Rio de Janeiro, April 19, 2016 – Petróleo Brasileiro S.A.-Petrobras hereby responds to Official Letter No. 165/2016/CVM/SEP/GEA-1, which requests the following clarifications:
Official Letter No. 165/2016/CVM/SEP/GEA-1
We refer to the news item published today in the newspaper Valor Econômico, Business section, under the title: “Petrobras Plan does not reduce the volume of debt”, which contained the following statements:
“The calculations for the PNG are the result of a study carried out by the technical staff of the state-owned company, to give support to the board in the plan’s reduction announced in January.
The information is in the employees’ anonymous tip taken to the Board of Directors on March 28. The focus of the initiative was to point out what would be historical problems in the management, which weren’t getting to the Board’s attention.
The volume intended of funding would bring the total debt to US$112 billion in 2020, in the best scenario. The estimate is based on the maturities reported for this period, from US$78.7 billion. The amount is the result of the difference between what the company has to pay and what the company estimates to contract, which amounts to a reduction of US$14 billion on current commitments.
This will be the scenario if everything goes exactly according to plan for the projects: no budgets burst and the estimated production achieved. In the end, Petrobras will be producing 2.7 million oil barrels per day.
However, the company’s execution history is different and that is the concern pointed out to the board in the delation, given the size of the PNG. Optimists projects reported to the board would have the potential to make the scenario be costlier to the state-owned company.
In the last five years, on average, the exploration and production projects were delayed in five months and the consumed investments exceeded what was planned by 19%. When in operation, the production achieved was 12% down than the expected and the operating costs exceeded the initial calculation by 10%.

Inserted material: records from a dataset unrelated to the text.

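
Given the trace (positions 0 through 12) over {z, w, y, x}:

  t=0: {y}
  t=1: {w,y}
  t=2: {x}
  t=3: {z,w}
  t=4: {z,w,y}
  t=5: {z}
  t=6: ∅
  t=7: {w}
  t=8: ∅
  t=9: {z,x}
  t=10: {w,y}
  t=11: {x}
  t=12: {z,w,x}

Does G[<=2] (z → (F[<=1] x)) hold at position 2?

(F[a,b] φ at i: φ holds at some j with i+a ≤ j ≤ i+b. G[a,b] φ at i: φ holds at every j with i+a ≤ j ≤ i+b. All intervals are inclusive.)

Check (z → (F[<=1] x)) at every j in [2,4]:
  j=2: antecedent false → ✓
  j=3: antecedent true; consequent fails (none in [3,4]) → ✗
  j=4: antecedent true; consequent fails (none in [4,5]) → ✗
Fails at j=3 → formula fails.

No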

The PNG is the long-term planning’s guideline of Petrobras and is made for a five-year schedule. From 2015 to 2019, the state-owned company announced, in January, that it would cut 30% of the investment, to US$98 billion.
This review, if maintained, will amount to an investment of US$93 billion for the period of 2016 to 2020, according to the data sent to the board members. The amount indicates that the board chose the most aggressive plan among the ones studied to base the adjustment.
Petrobras did not respond to the inquiries made in the news article. […]”
In view of the above, we request that you clarify whether the information in question is true, and if so, why it was not disclosed through a Material Fact, as well as comment on other information deemed relevant to the issue.”
Petrobras and its Board of Directors have continuously monitored the development of the 2015-2019 Business and Management Plan, in order to ensure its adherence to internal and external variables, which resulted in the adjustments made to the 2015-2019 BMP on 10/05/2015 and 01/12/2016. Those revisions reduced the investments estimate by more than US$ 30 billion, with revaluation of the portfolio, which resulted in reducing oil production forecast in Brazil to 2.7 million bpd in 2020.
Regarding the Company’s financing needs, 2015-2019 BMP provides US$ 15.1 billion of divestments for 2015 and 2016, as well as business restructurings and additional divestments of US$ 42.6 billion for 2017-2018. Thus, the value shown in the news article, of US$ 65 billion of funding, does not necessarily correspond to additional debt, because it includes resources that will come from business restructuring, cost optimization, demobilization of assets and additional divestments.
It is noteworthy that, in Petrobras’ operations in the pre-salt area, which concentrates most of BMP 2015-2019 investments, the Company has had operational performance and costs consistent with the assumptions used in BMP. Thus, it is worth noting that:
– six of the seven final production systems currently in operation in the pre-salt were implemented before or within the original terms planned. The Company has started up a large production unit every nine months, which makes the results achieved in the implementation of such projects even more significant;
– wells construction time in that layer came from 310 days in 2010 to approximately 80 days at the latest drilling and well productivity average is greater than 25 thousand barrels per day;
– the performance of the pre-salt production systems has been shown to be better than initial expectations, with higher overall productivity and lower expenditures than originally planned: the first 4 installed production platforms remain producing almost at full capacity; and the 3 most recent ones, that are in the growth phase of production have also the same good performance with respect to producing wells already in operation;
– the lifting cost in 2015 is also declining, decreasing from US$ 9.10/bbl in 2014 to about US$ 8.50 in 2015.
Finally, we emphasize that the Company is subject to risk factors that may impact its projections, such as:
– Changes in the market variables, such as oil prices and exchange rates;
– Divestments of operations and other business restructuring, subject to market conditions prevailing at the time of the transactions;
– Accomplishing the oil and natural gas production goals, in a difficult scenario with suppliers in Brazil.